By John Gunnell
Don't let pricey gas ruin your hobby this summer. By doing some routine service, practicing good driving techniques and planning ahead, you might be able to keep fuel costs affordable and attend as many shows as last year.
This summer you will have more fun with an old car, like this '36 Pontiac, if you take some basic steps to maximize its operating efficiency to save gas.
We know that a well-maintained car will run better and more efficiently. A tune-up provides peak efficiency. The spark plugs, points, rotor, condensor, distributor cap and timing should be taken care of. Adjusting the carburetor is very important. An overly-rich air/fuel mixture can kill fuel economy.
Properly adjusting the mixture and idle speed screws on this vintage Stromberg carburetor will prevent an over-rich mixture and control fuel flow.
Check the vacuum fuel pump on your vintage car for signs of leakage. Some modern gasoline will eat through old diaphragm material. In addition to wasting gas, a leaky fuel pump is dangerous. Get a rebuilt pump or a pump rebuilding kit with a modern diaphragm material that's unaffected by today's gas.
This brand new AC fuel/vacuum pump for a '51 Buick will likely leak modern fuels and should be rebuilt with updated seals and diaphragms.
Recently, a group of hobbyists taking an automotive night school class were offered the use of a Motor Vac Carbon Clean machine. This has a small fuel tank that holds a gallon of gas and a solution that cleans carbon from an engine. The teacher said cars get three to five more miles per gallon after a Motor Vac treatment. The procedure takes and hour. Repair shops charge up to $150 for it. The high school shop does it for student practice and charges $10 (cost of the cleaning solution + gas). You may find a school offering it near you.
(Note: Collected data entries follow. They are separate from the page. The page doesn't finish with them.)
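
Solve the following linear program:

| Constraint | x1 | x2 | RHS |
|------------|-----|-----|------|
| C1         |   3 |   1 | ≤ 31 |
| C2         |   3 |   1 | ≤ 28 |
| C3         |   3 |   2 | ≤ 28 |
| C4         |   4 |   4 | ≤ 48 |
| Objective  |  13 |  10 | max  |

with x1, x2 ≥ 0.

Evaluate the objective at each vertex of the feasible region:
  z(0, 0) = 0
  z(9.333, 0) = 121.3
  z(4, 8) = 132  ←
  z(0, 12) = 120
The maximum is at x1 = 4, x2 = 8.

x1 = 4, x2 = 8, z = 132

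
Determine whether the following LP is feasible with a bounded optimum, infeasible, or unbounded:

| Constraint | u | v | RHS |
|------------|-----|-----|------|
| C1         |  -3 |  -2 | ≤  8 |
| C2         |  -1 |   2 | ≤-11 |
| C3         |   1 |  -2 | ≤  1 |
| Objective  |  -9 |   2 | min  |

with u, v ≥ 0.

Infeasible (no feasible solution exists)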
New ignition parts such as these points, distributor cap and rotor will help achieve more complete fuel combustion and up your old car's fuel economy.
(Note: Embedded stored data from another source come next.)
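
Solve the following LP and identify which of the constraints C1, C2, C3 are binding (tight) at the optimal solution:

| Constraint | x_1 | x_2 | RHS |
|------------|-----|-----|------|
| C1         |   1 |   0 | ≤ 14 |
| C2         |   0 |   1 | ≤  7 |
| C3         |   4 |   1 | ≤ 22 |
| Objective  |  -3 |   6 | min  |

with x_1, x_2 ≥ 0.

At x_1 = 5.5, x_2 = 0, compute slack b - a·x for each constraint:
  C1: 14 − 5.5 = 8.5  (slack)
  C2: 7 − 0 = 7  (slack)
  C3: 22 − 22 = 0  (binding)

Optimal: x_1 = 5.5, x_2 = 0
Binding: C3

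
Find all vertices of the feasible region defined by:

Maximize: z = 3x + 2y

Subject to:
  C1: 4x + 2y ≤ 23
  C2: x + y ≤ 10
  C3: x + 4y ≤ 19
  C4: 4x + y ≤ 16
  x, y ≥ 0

(0, 0), (4, 0), (3, 4), (0, 4.75)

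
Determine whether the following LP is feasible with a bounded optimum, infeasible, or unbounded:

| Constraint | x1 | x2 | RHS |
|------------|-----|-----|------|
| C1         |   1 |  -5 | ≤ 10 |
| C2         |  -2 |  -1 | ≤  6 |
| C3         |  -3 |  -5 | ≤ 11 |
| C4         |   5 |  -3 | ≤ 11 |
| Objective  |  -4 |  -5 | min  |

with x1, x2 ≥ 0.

Unbounded (objective can decrease without bound)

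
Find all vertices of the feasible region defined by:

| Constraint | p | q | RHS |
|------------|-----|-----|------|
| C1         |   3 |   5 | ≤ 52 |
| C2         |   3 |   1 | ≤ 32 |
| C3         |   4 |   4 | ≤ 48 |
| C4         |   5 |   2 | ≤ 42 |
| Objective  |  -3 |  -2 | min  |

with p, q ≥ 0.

(0, 0), (8.4, 0), (6, 6), (4, 8), (0, 10.4)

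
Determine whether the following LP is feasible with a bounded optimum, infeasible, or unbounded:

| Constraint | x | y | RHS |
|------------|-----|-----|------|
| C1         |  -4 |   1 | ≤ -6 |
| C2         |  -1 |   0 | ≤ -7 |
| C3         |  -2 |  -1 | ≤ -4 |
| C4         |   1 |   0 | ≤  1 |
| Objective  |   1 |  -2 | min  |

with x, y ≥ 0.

Infeasible (no feasible solution exists)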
The correct amount of air in your tires and proper wheel alignment decrease road resistance and increases fuel economy. Check tire pressures each time you leave for a show. Tubeless tires arrived around 1955. If you are using tubeless tires on a car with non-tubeless rims, you may get slow leaks. Rotate your tires and check and reset your wheel alignment regularly.
Filling your tires to the correct air pressure was just as important to good fuel mileage in 1942, when this photo was taken, as it is today.
It pays to drive sensibly. Accelerating quickly or stopping on a dime wastes gas. Such driving practices can lower gas mileage by 33 percent at highway speeds and by five percent around town. Sensible driving is also safer.
Don't speed. Fuel economy decreases at speeds over 60 mph. Most vehicles get optimum mileage at 35-45 mph. You pay 10-cents per gallon for every five miles an hour over 60. At 60-plus fuel economy drops 7-23 percent.
Avoid idling your engine. Idling is the same as driving and getting no miles per gallon. Monster mills waste more gas at idle than four bangers. When your muscle car ain't moving, shut it off. Avoid the driveway "warm up." Instead, drive slowly for the first few blocks to bring your engine up to operating temperature.
Shift properly. Many older cars, sports cars and muscle cars use manual transmissions. Shifting into high gear as soon as possible, without lugging the engine reduces drag and uses less fuel. On cars with automatic transmissions, stay out of lower gears and avoid using the "kick-down" gear to show off your car's acceleration.
Many older cars had overdrive. Use it. When you use overdrive gearing, your engine speed goes down and you save gas. Cruise control is rarer on old cars, but should be used when available. Using cruise control helps maintain a constant highway speed, which usually saves gas.
Packard was the first automaker to offer air conditioning in the 1940s. By the '60s it was becoming a more common option. Today, it's rare to find a vehicle without it. The older air conditioning systems aren't as efficient as the ones today. With the air conditioning on, your old car's engine uses more fuel. You can increase gas mileage tremendously by using the A/C only when really needed.
The way you drive your car has a strong influence on fuel economy. A light touch on the accelerator, proper gear shifting and route planning save gas.
Planning can increase fuel economy, whether it's plan-ahead driving or spending more time planning your route to a car show. By thinking about what's coming up, you can anticipate moves that might waste gas and avoid them.
When driving, think about that red light ahead. Take your foot off the get and let your vehicle coast to a stop. Use the vehicle's own momentum to get you to the intersection. If you know that a big hill is coming, increase your momentum before you start up the hill, rather than gunning the accelerator near the top.
These days you can do a really good job of planning your route to a car show. Computer programs like Map Quest or online planning services like Map Quest can print you out turn-by-turn instructions from any starting point to any destination. Many times you can pick the quickest route, the shortest route or the most scenic route. Usually, the shortest route will use the least gas.